Gilead Keydar’s paintings and drawings are a lyrical gesture punctuated by an acute understanding of the medium. Gilead Keydar is an artist who most often works on found wood: doors, cabinets, planks. By investing these surfaces with his personal axioms, both literal and abstract, he informs his paintings with a transcendent quality that invokes a canny and profound understanding of human nature, the act of painting, the visual lexicon, as well as a sublime sense of ubiquitous reality.
Keydar’s wooden pieces are energized with a secondary essence when he adds paint on, or alternatively removes shavings off, of the wood. His strokes of paint and engraving are sometimes agitated, sometimes tempered, but always revitalizing to the original surface. The act of painting- his gestures – relates to the original surfaces and, together with them, form a new image. His use of doors is seemingly serendipitous but essentially laden with questions of openings and closures which force the viewer to examine their literal and philosophical comings and goings.

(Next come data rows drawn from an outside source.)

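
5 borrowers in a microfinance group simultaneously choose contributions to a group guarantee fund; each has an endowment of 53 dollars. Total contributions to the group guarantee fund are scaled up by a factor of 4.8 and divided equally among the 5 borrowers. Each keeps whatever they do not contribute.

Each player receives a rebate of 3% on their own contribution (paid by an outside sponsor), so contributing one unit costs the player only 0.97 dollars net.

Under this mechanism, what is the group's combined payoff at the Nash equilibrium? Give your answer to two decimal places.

The effective private return is (4.8/5) / 0.97 = 0.9897, which is still under 1, so the mechanism doesn't change anyone's dominant strategy: zero contribution.
Everyone keeps their endowment and the group total is 5 × 53 = 265.

265.00 dollars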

Keydar’s reduction of form and composition to the most basic of expressionistic and painterly language informs his works with a rejection of familiar artistic vocabulary. His virtuoso skills are seemingly rejected in favor “a sort of Zen-like gesture of touch and movement, precariously suspended between being and nothingness.”*
*Tali Tamir, “A Glass Half-Empty, A Glass Half-Full”, New Diagrams Exhibition Catalogue, Tal Esther Gallery, 2002.